Он одарил ее улыбкой.
— Отнюдь. И, пожалуйста, зовите меня просто Эрик.
Я полез в карман и достал часы. Почти девять. Я сказал Пуци:
— Если мы хотим встретиться с Рёмом, нам, вероятно, пора выдвигаться.
Мисс Тернер обратилась ко мне:
— А как насчет кабаре? И той женщины, Нэнси, как ее там?..
— Нэнси Грин, — подсказал Пуци. И взглянул на меня. — Может, вы поговорите с ней завтра?
— Или, — по-прежнему обращаясь ко мне, предложила мисс Тернер, — вы с господином Ганфштенглем поедете на встречу с Рёмом, а я — в кабаре, проведаю мисс Грин.
— Мисс Тернер, — заволновался Пуци, — должен вас предупредить, что одиноким женщинам в берлинских кабаре небезопасно. В наши тревожные времена…
— Но мисс Тернер будет не одна, — перебил его фон Динезен. И взглянул на нее. — Если, разумеется, она окажет мне честь ее сопровождать?
Мисс Тернер улыбнулась и посмотрела на меня широко распахнутыми синими глазами.
— Если господин Бомон не возражает.
— Великолепно! — восхитился Пуци. — Удивительно мудрое решение, а, Фил?
— Мудрое, — согласился я.
— Уверяю вас, — сказал мне фон Динезен, — мисс Тернер будет в надежных руках.
Его высказывание показалось мне несколько двусмысленным.
— Так мы сможем сэкономить уйму времени, — подчеркнула мисс Тернер. — Если я сегодня переговорю с мисс Грин, завтра мы сможем заняться чем-то другим. — Она отпила еще глоток шампанского. Ее бокал был почти пуст.
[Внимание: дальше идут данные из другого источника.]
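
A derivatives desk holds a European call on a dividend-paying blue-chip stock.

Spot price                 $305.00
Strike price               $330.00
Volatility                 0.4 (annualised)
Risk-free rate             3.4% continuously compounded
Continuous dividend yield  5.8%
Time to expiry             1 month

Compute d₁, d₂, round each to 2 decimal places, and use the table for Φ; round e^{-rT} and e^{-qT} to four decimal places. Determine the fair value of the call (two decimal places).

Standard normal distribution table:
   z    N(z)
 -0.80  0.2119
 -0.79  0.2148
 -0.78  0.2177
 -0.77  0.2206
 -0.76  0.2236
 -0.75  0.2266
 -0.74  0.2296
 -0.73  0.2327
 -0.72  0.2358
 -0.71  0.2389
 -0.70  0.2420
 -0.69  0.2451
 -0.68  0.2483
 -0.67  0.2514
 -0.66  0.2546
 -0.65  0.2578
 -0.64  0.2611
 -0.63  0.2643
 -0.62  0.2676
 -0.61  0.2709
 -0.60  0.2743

σ√T = 0.4·√0.08333 = 0.1155
ln(S/K) + (r − q + σ²/2)T = ln(305/330) + (0.034 − 0.058 + 0.4²/2)·0.08333 = -0.0788 + 0.0047 = -0.0741
d₁ = -0.0741 / 0.1155 = -0.6418 ≈ -0.64
d₂ = d₁ − σ√T = -0.6418 − 0.1155 = -0.7573 ≈ -0.76
e^(−qT) = e^(−0.058·0.08333) = 0.9952;  e^(−rT) = e^(−0.034·0.08333) = 0.9972
N(d₁) = N(-0.64) = 0.2611;  N(d₂) = N(-0.76) = 0.2236
C = 305·0.9952·0.2611 − 330·0.9972·0.2236 = 79.2532 − 73.5814 = 5.6719

$5.67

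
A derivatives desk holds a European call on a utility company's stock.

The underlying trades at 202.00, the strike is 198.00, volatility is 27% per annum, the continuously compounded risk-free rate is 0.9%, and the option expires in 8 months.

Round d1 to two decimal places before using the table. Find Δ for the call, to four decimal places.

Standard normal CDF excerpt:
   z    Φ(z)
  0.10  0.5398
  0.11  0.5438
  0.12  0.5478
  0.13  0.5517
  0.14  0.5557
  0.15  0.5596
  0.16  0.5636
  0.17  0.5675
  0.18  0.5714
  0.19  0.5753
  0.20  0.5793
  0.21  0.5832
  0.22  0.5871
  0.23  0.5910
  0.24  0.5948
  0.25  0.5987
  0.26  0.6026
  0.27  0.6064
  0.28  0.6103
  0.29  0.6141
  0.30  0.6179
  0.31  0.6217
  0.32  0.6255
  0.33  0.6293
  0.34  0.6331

σ√T = 0.27·√0.6667 = 0.2205
d₁ = [ln(202/198) + (0.009 + ½·0.27²)·0.6667] / (σ√T) = (0.0200 + 0.0303) / 0.2205 = 0.2282 ≈ 0.23
N(d₁) = N(0.23) = 0.5910
Δ_call = N(d₁) = 0.5910

0.5910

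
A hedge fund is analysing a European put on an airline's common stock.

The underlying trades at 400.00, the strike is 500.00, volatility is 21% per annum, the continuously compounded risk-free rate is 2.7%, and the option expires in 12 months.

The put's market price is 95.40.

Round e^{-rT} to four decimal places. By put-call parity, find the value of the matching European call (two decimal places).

8.70

exp(−rT) = exp(−0.027·1) = 0.9734
Put-call parity: C − P = S − K·e^(−rT) = 400 − 500·0.9734 = 400 − 486.7000 = -86.7000
C = P + (C − P) = 95.40 + (-86.7000) = 8.7000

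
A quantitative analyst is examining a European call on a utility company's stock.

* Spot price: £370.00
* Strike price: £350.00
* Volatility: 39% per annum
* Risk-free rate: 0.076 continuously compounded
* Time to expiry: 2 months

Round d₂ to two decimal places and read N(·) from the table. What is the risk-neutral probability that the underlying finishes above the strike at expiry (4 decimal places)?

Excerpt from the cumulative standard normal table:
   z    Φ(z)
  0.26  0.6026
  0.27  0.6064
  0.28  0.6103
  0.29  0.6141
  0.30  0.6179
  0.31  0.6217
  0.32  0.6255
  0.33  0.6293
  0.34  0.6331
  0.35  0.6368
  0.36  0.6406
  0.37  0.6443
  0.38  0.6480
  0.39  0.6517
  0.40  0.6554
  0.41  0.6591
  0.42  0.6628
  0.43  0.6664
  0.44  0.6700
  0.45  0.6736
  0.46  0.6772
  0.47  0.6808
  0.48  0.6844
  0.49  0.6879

0.6368

T = 0.1667;  σ√T = 0.1592
d₁ = [ln(370/350) + (0.076 + 0.39²/2)·0.1667] / 0.1592 = [0.0556 + 0.0253] / 0.1592 = 0.5082 → 0.51
d₂ = d₁ − σ√T = 0.5082 − 0.1592 = 0.3490 → 0.35
Pr(exercise) under Q = N(d₂) = 0.6368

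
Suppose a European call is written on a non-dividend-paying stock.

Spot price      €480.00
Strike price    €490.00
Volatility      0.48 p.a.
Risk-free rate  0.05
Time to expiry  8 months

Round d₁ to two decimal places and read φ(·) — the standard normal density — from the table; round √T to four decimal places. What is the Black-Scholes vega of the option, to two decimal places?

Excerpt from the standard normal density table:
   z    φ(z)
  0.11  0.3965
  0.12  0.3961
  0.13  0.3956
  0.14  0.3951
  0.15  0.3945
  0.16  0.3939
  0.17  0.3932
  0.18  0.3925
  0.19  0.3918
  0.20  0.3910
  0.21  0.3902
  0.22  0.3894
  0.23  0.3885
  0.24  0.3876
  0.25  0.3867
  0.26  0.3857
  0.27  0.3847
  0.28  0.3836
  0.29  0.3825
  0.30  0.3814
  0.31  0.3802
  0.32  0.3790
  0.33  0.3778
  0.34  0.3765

T = 0.6667;  σ√T = 0.3919
d₁ = [ln(480/490) + (0.05 + 0.48²/2)·0.6667] / 0.3919 = [-0.0206 + 0.1101] / 0.3919 = 0.2284 → 0.23
√T = √0.6667 = 0.8165
φ(d₁) = φ(0.23) = 0.3885
vega = S·φ(d₁)·√T = 480·0.3885·0.8165 = 152.2609
(Call and put vega coincide under Black-Scholes.)

152.26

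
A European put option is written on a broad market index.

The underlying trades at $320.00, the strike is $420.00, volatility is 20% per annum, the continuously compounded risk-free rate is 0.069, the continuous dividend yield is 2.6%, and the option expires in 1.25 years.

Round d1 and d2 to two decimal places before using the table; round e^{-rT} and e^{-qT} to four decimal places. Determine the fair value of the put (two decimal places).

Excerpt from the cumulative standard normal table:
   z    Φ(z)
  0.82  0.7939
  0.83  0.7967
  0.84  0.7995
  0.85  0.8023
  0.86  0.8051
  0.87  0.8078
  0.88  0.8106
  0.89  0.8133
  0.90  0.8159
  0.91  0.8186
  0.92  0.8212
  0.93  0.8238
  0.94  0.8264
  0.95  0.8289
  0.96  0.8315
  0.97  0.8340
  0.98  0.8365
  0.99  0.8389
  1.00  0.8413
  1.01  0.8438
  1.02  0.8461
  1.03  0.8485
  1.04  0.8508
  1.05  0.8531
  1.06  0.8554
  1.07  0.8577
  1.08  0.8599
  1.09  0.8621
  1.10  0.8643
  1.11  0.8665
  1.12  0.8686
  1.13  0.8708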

— Пойдемте, Фил, — сказал Пуци и от души хлопнул меня по спине. — С Эриком мисс Тернер будет в полной безопасности. В самом деле, почему бы ей немного не развлечься, пока она в Берлине. Получить удовольствие!
Я взглянул на мисс Тернер.
— Ладно. Только завтракать мы будем в половине восьмого утра. На девять у нас назначена встреча с сержантом Биберкопфом.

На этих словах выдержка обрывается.